Sharing economy in Japan

 

It became a hot topic that Airbnb canceled all reservations for properties that violate Japanese law. And it is said that there are still various problems in the sharing economy. However, as the Mercari listed soon, the sharing economy itself is growing also in Japan, so I would like to introduce Japan’s major sharing economy service this time.

Sharing economies are generally classified into three categories: object shares, space shares, and skill share. (There are various opinions on how to classify.) The representative services of each are as follows.

 

(1) object shares

Mercari: The most famous in Japan as a flea market apps.

Laxus: All-you-can-use brand bags at 6,800 yen per month. Popular with young women.

Air Closet:A service that can wear three clothes chosen by a professional stylist at 6,800 yen per month.

Anyca :A service that allows you to lend and borrow a car among individuals.

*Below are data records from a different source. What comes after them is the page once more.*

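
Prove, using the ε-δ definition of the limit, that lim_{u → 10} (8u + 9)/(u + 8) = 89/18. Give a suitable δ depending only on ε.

Let ε > 0 be given. We want δ > 0 with 0 < |u − 10| < δ ⇒ |(8u + 9)/(u + 8) − (89/18)| < ε.
Combining over a common denominator, (8u + 9)/(u + 8) − (89/18) = [(8u + 9)·18 − 89·(u + 8)] / [18·(u + 8)] = 55(u − 10) / (18(u + 8)).
So |(8u + 9)/(u + 8) − (89/18)| = 55|u − 10| / (18·|u + 8|).
Restrict δ ≤ 9. Then |u − 10| < 9 gives |u + 8| = |(u − 10) + 18| ≥ 18 − 9 = 9.
Hence |(8u + 9)/(u + 8) − (89/18)| < 55|u − 10|/(18·9) = (55/162)|u − 10|, which is < ε once |u − 10| < (162/55)ε.
Take δ = min(9, (162/55)ε). Then 0 < |u − 10| < δ forces both bounds, so |(8u + 9)/(u + 8) − (89/18)| < ε.

δ = min(9, (162/55)ε)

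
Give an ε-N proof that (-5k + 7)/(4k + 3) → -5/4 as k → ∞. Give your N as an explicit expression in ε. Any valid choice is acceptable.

Let ε > 0 be given. For k ≥ 1, |(-5k + 7)/(4k + 3) + 5/4| = |43|/(4(4k + 3)) = 43/(4(4k + 3)).
Since 4k + 3 ≥ 4k for k ≥ 1, this is ≤ 43/(4·4k) = (43/16)/k.
So |(-5k + 7)/(4k + 3) + 5/4| < ε whenever k > (43/16)/ε.
Take N = (43/16)/ε. If k > N then |(-5k + 7)/(4k + 3) + 5/4| ≤ (43/16)/k < ε.

N = (43/16)/ε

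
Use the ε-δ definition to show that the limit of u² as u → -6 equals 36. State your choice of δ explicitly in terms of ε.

δ = min(1, ε/13)

Let ε > 0. We seek δ > 0 with 0 < |u + 6| < δ ⇒ |u² − 36| < ε.
Factor: u² − 36 = (u + 6)(u - 6), so |u² − 36| = |u + 6|·|u - 6|.
Impose δ ≤ 1 so that |u| < 7; then |u - 6| ≤ 13.
Hence |u² − 36| ≤ 13|u + 6|, which is < ε once |u + 6| < ε/13.
Take δ = min(1, ε/13). If 0 < |u + 6| < δ then both bounds hold and |u² − 36| ≤ 13|u + 6| < 13·(ε/13) = ε.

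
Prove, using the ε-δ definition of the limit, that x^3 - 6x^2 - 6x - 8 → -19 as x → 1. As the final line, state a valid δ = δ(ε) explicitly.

Let ε > 0. We want δ > 0 such that 0 < |x − 1| < δ implies |(x^3 - 6x^2 - 6x - 8) + 19| < ε.
(x^3 - 6x^2 - 6x - 8) + 19 = x^3 - 6x^2 - 6x + 11 = (x − 1)(x^2 - 5x - 11).
So |(x^3 - 6x^2 - 6x - 8) + 19| = |x − 1|·|x^2 - 5x - 11|.
Assume first that |x − 1| < 1, so |x| < 2. Then |x^2 - 5x - 11| ≤ 2^2 + 5·2 + 11 = 25.
Hence |(x^3 - 6x^2 - 6x - 8) + 19| ≤ 25|x − 1| < ε provided |x − 1| < ε/25.
Take δ = min(1, ε/25). Then 0 < |x − 1| < δ gives both |x − 1| < 1 and |x − 1| < ε/25, so |(x^3 - 6x^2 - 6x - 8) + 19| < ε.

δ = min(1, ε/25)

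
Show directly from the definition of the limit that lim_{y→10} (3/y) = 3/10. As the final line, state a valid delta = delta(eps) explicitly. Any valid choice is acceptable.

Fix eps > 0. We seek delta > 0 such that 0 < |y − 10| < delta implies |3/y − (3/10)| < eps.
|3/y − (3/10)| = 3·|10 − y|/(10·|y|) = 3|y − 10|/(10|y|).
Require delta ≤ 5 so that |y| > 10 − 5 = 5, hence 10|y| > 50.
Then |3/y − (3/10)| < 3|y − 10|/50, which is < eps when |y − 10| < (50/3)eps.
Take delta = min(5, (50/3)eps). Then 0 < |y − 10| < delta gives both |y − 10| < 5 and |y − 10| < (50/3)eps, so |3/y − (3/10)| < eps.

delta = min(5, (50/3)eps)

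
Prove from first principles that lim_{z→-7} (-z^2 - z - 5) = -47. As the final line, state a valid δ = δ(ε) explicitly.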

If you like Initial D(Japanese manga), would not you want to drive this car?

https://anyca.net/car/17548

This car that became famous by the movie “Wild Speed” should be popular.

https://anyca.net/car/11799

※To use Anyca you need a driver’s license issued in Japan. International licenses are not acceptable.

 

(2) space shares

Space Market: Services to lend and borrow party venues, conference rooms, photography studios, etc.

Akkipa:Services to lend and borrow parking lots.

ecbo cloak:A service that introduces space that temporarily keeps luggage such as large suitcase which does not enter coin locker. The site also supports English, Chinese, Korean.

DogHuggy:A service that allows you to leave your dog at other dog-lovers. Many people use it instead of pet hotel.

 

(3) skill share

Basically it is a service that provides individual skills and free time, but some also provide housekeeping or manual labor. The following services are famous.

TimeTicketAny+TimesCoconalaStreet academy

There is also a service called Traveloco specializing in matching with Japanese guides living abroad.

 

Foreigners may seem surprising, but general Japanese people are cautious about “lending and borrowing for a fee”. (There are many people who will be kind to those in need.) There are many people who are concerned about trouble due to interaction between individuals in sharing economy. Therefore, many people think “Even if it is expensive, I will depend on the pros”.

 

Many of (1) are comparable to the services provided by professionals and are inexpensive, so the number of users is increasing even around me, but those who use the service introduced in (3) There is not much yet. For the service introduced in (2), users and usage frequency are limited, but there may be strong demand for specific users, specific timing.

It may be the nationality of the country to decide which sharing economy will be popular there, rather than the regulation problem.